Martyna Majok has written a sweet and simple piece, John, Who's Here From Cambridge, about the titular graduate student with cerebral palsy (an acerbic but tender Gregg Mozgalla) who takes on a part-time caretaker, Jess (the wonderful Paola Lázaro-Muñoz). Majok's script and Nick Leavens and Assistant Director Corrine Hastings' direction is understated and light and manages to address judgments while pushing back on icky sentiment. In the end, though, the assumption with the most dramatic punch has nothing to do with either player's background or superficial qualities. That's how it should be.

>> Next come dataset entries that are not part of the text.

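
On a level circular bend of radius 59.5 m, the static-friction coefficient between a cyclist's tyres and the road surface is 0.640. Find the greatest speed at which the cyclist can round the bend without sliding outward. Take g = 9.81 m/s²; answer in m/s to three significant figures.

On a flat curve, static friction is the only horizontal force, so it must supply the full centripetal force: μ_s m g = m v²/r.
Mass cancels: v_max = √(μ_s g r) = √(0.640 × 9.81 × 59.5) = √373.6 = 19.33 m/s.

19.3 m/s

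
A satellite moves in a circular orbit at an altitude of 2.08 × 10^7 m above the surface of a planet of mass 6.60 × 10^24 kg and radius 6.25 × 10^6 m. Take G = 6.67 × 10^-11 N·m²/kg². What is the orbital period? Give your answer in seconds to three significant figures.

r = R + h = 6.25 × 10^6 + 2.08 × 10^7 = 2.705 × 10^7 m. Gravity provides the centripetal force: G M m / r² = m v² / r ⇒ v = √(GM/r) = 4034 m/s.
T = 2πr/v = 2π × 2.705 × 10^7 / 4034 = 42130 s.

42100 s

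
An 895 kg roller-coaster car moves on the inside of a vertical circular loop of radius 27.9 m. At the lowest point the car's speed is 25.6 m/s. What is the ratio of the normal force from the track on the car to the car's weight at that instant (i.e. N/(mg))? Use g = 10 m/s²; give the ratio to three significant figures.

3.35

At the bottom, N − mg = mv²/r, so N = m(v²/r + g) and N/(mg) = v²/(rg) + 1 = (25.6)²/(27.9 × 10.0) + 1 = 2.349 + 1 = 3.349.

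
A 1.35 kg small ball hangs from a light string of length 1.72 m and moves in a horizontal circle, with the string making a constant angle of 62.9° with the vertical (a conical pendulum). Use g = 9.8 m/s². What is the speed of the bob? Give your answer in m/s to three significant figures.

The radius of the circle is r = L sinθ = 1.72 × sin 62.9° = 1.531 m.
Horizontally T sinθ = mv²/r and vertically T cosθ = mg, so tanθ = v²/(rg).
v = √(r g tanθ) = √(1.531 × 9.8 × 1.954) = √29.32 = 5.415 m/s.

5.42 m/s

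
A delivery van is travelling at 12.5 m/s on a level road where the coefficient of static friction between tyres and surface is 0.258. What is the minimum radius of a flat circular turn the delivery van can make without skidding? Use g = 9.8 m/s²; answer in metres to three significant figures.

At the limit, μ_s m g = m v²/r, so r_min = v²/(μ_s g) = (12.5)²/(0.258 × 9.8) = 156.2/2.528 = 61.80 m.

61.8 m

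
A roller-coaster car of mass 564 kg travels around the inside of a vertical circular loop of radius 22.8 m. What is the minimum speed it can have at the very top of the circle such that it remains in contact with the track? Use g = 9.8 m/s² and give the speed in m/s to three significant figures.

14.9 m/s

At the top, both weight mg and N point toward the centre: N + mg = mv²/r.
At minimum speed N → 0, so mg = mv_min²/r ⇒ v_min = √(g r) = √(9.8 × 22.8) = 14.95 m/s.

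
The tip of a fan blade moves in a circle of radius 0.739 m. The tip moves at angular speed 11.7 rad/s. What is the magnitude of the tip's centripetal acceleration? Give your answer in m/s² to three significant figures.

101 m/s²

v = ωr = 11.7 × 0.739 = 8.646 m/s.
a_c = v²/r = (8.646)²/0.739 = 74.76/0.739 = 101.2 m/s².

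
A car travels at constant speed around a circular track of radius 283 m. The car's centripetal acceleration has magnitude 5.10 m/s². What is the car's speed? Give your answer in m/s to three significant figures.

a_c = v²/r ⇒ v = √(a_c · r) = √(5.10 × 283) = √1443 = 37.99 m/s.

38.0 m/s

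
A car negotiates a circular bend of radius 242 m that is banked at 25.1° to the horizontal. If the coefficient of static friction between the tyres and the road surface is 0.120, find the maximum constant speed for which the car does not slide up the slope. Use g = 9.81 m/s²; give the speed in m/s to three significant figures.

38.5 m/s

At the maximum speed, friction acts down the slope at its limiting value f = μN. Radially (horizontal, toward centre): N sinθ + μN cosθ = mv²/r. Vertically: N cosθ − μN sinθ = mg.
Dividing: v² = r g (sinθ + μcosθ)/(cosθ − μsinθ).
sinθ + μcosθ = 0.4242 + 0.120×0.9056 = 0.5329; cosθ − μsinθ = 0.9056 − 0.120×0.4242 = 0.8547.
v² = 242 × 9.81 × 0.5329/0.8547 = 1480 m²/s², so v = 38.47 m/s.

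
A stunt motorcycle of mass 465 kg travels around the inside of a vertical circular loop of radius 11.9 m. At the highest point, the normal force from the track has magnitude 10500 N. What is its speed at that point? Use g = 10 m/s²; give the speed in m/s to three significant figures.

At the top, N + mg = mv²/r, so v = √(r(N/m + g)) = √(11.9 × (10500/465 + 10.0)) = √(11.9 × 32.58) = √387.7 = 19.69 m/s.

19.7 m/s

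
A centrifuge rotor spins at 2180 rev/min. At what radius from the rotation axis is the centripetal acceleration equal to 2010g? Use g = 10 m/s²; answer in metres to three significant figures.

0.386 m

ω = 2180 rev/min × 2π/60 = 228.3 rad/s.
a_c = ω²r = 2010g ⇒ r = 2010 × 10.0 / (228.3)² = 20100/52120 = 0.3857 m.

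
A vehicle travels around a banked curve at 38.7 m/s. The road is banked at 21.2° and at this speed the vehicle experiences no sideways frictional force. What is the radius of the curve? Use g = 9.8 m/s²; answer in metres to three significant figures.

394 m

Frictionless banking: tanθ = v²/(rg), so r = v²/(g tanθ).
r = (38.7)²/(9.8 × tan 21.2°) = 1498/(9.8 × 0.3879) = 1498/3.801 = 394.0 m.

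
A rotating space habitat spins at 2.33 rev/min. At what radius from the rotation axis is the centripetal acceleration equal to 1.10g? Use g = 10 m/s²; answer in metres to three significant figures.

185 m

ω = 2.33 rev/min × 2π/60 = 0.2440 rad/s.
a_c = ω²r = 1.10g ⇒ r = 1.10 × 10.0 / (0.2440)² = 11.00/0.05953 = 184.8 m.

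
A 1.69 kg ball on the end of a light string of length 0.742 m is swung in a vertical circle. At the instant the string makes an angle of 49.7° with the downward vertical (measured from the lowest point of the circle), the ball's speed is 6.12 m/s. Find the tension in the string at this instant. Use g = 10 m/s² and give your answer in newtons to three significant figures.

Take the radial direction toward the centre of the circle as positive. The component of the weight along the string toward the centre is −mg cos φ (φ measured from the bottom), so Newton's second law along the string gives T − mg cos φ = m v²/r.
cos 49.7° = 0.6468, so T = m(v²/r + g cos φ) = 1.69 × ((6.12)²/0.742 + 10.0 × 0.6468) = 1.69 × (50.48 + (6.468)) = 1.69 × 56.95 = 96.24 N.

96.2 N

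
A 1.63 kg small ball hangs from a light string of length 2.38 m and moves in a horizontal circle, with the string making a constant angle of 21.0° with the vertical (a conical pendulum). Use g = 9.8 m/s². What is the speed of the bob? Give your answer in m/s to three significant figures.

The radius of the circle is r = L sinθ = 2.38 × sin 21.0° = 0.8529 m.
Horizontally T sinθ = mv²/r and vertically T cosθ = mg, so tanθ = v²/(rg).
v = √(r g tanθ) = √(0.8529 × 9.8 × 0.3839) = √3.209 = 1.791 m/s.

1.79 m/s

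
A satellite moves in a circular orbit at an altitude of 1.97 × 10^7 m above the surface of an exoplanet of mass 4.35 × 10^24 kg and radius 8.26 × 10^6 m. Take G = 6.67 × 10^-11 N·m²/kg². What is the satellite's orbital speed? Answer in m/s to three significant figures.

3220 m/s

Orbital radius r = R + h = 8.26 × 10^6 + 1.97 × 10^7 = 2.796 × 10^7 m.
Gravity supplies the centripetal force: G M m / r² = m v² / r, so v = √(GM/r).
v = √(6.67 × 10^-11 × 4.35 × 10^24 / 2.796 × 10^7) = √(1.038 × 10^7) = 3221 m/s.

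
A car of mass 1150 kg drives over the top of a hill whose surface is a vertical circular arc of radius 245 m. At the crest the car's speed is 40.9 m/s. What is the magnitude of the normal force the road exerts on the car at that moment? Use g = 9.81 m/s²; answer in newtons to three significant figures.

At the crest the centripetal acceleration points downward (toward the centre of the arc), so mg − N = mv²/r.
N = m(g − v²/r) = 1150 × (9.81 − (40.9)²/245) = 1150 × (9.81 − 6.828) = 1150 × 2.982 = 3430 N.

3430 N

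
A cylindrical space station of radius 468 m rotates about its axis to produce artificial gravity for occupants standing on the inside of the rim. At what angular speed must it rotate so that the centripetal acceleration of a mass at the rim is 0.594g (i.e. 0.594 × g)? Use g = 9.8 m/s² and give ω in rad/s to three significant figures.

Centripetal acceleration a_c = ω²r. Setting ω²r = 0.594g:
ω = √(0.594g / r) = √(0.594 × 9.8 / 468) = √0.01244 = 0.1115 rad/s.

0.112 rad/s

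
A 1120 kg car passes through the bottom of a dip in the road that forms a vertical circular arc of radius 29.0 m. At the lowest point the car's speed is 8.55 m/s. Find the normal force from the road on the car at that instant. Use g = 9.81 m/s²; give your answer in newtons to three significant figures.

13800 N

At the lowest point, N points up (toward the centre) and the weight mg points down (away from the centre), so the net inward force is N − mg = mv²/r.
N = m(v²/r + g) = 1120 × ((8.55)²/29.0 + 9.81) = 1120 × (2.521 + 9.81) = 1120 × 12.33 = 13810 N.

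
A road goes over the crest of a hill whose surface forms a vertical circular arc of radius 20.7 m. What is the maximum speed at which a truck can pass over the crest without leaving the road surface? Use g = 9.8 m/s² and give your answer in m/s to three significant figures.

At the crest the centre of the circle is below the truck, so the net downward (centripetal) force is mg − N = mv²/r.
The truck leaves the road when N → 0, giving v_max = √(g r) = √(9.8 × 20.7) = 14.24 m/s.

14.2 m/s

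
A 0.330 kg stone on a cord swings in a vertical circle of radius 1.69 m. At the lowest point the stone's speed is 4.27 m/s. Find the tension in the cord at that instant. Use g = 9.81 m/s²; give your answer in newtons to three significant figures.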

The Hour of All Things by Caridad Svich shows us Nic (Miriam Silverman, commanding the stage as monologist) who laments, loud and not-so-proud, the fate of "Radical Progressive Politics", which for the purposes of the piece seem little more than buzzwords. A good character piece with some great -- if at times purple -- prose, it covers the panoply of consumerism ("Global Capitalism is the magic trick" our speaker says with some irony) and quotidian, work-a-day blues as Nic explains her background and the ultimate decision and trauma that brought her to lights up. The play (directed in less-is-more fashion by EST Artistic Director, William Carden) loses me, though, when its anecdotal feet leave the ground to float into elegiac airspace -- as do jarring unaccented uses of Britishisms like 'queue' or 'motorway', which are half-explained, but a little late. The meatiest parts come from concrete episodes of things Nic's parents taught her or the account of her breaking down in tears at a supermarket and being sat down by the store manager. In both instances she is coached to subsume her feelings by condescending authority figures. Ironically, by play's end, when we transition a little into an abstract parable, I felt as though the counterpoint was being spoon fed to me.
The most lived-in piece of the night is Julia Cho's Cora and Dave Are Getting Older. After a dinner with those friends (you know, the ones that eat right and are socially aware and dress immaculately and have a voracious love-life), Cora, played by the ever-hilarious Dawn McGee, can't help comparing herself and hubby Dave (the dead-tired Jack Sochet). "They're a better version of us," she says of Dear Abby and her perfect partner, Tim, while Dave struggles to get some shuteye and she applies lotion -- a regimen from Abby, perhaps? Without giving too much away, no one's perfect (even if they look that way), but, as we learn, some people are fine. And hey, so's Series B!